Space, the war's final frontier?
Evening Standard|March 22, 2022
US astronaut Mark Vande Hei has become a pawn in a major intergalactic battle where rules of engagement are complex and political. Samuel Fishwick on the race for peace in the cosmos.
Space, the war's final frontier?

FOUR hundred kilometres above our heads, a safe space debate is raging. Putin’s bru-tal invasion of Ukraine has threatened to bring the International Space Station, the zenith of US-Russia cooperation since 1993, crashing back to Earth. “If you block cooperation with us, who will save the ISS from an uncontrolled deorbit and a fall on the United States or Europe?”, ranted Dmitri Rogozin, director of Russia’s space agency Roscosmos, after US sanctions hit Russia’s rocket programme.
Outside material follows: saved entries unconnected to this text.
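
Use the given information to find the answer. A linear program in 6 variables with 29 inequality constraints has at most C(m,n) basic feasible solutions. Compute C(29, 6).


Each vertex corresponds to some choice of n active constraints out of m, so the number of vertices is at most C(m, n) = m! / (n!(m-n)!).
m = 29, n = 6
Numerator: 29 * 28 * 27 * 26 * 25 * 24
Denominator: 6! = 720
C(29, 6) = 475020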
Days later, Roscosmos, which has supplied the only means of reaching the station since the US’s space shuttle programme ended in 2011, threatened to strand US astronaut Mark Vande Hei on the station, mocking up a video of their Soyuz MS-21 space craft leaving the 55-year-old father-of-two in space. “It’s a terrible threat,” Vande Hei’s 77-year-old mother Mary said. “We are just doing a lot of praying.”

What happens next? Russia can’t “crank a lever” and collapse the station, but Rogozin’s threats aren’t empty. The ISS is always being tugged back to Earth by the pull of the planet’s gravity. Russia’s Soyuz space capsules routinely nudge it upwards by docking and firing their thrusters. Nasa supplies electricity to the entire station. “They have the propulsion system, we have the power,” says Professor Scott Pace, former executive director of the US Space Council and a space policy lecturer at George Washington University.

Nasa administrator Bill Nelson played down Rogozin’s comments, telling The Associated Press: “That’s just Dmitry Rogozin. He spouts off every now and then. But at the end of the day, he’s worked with us.” In fact, a Russian spaceship gave the station its latest gentle boost after Rogozin’s menacing warnings.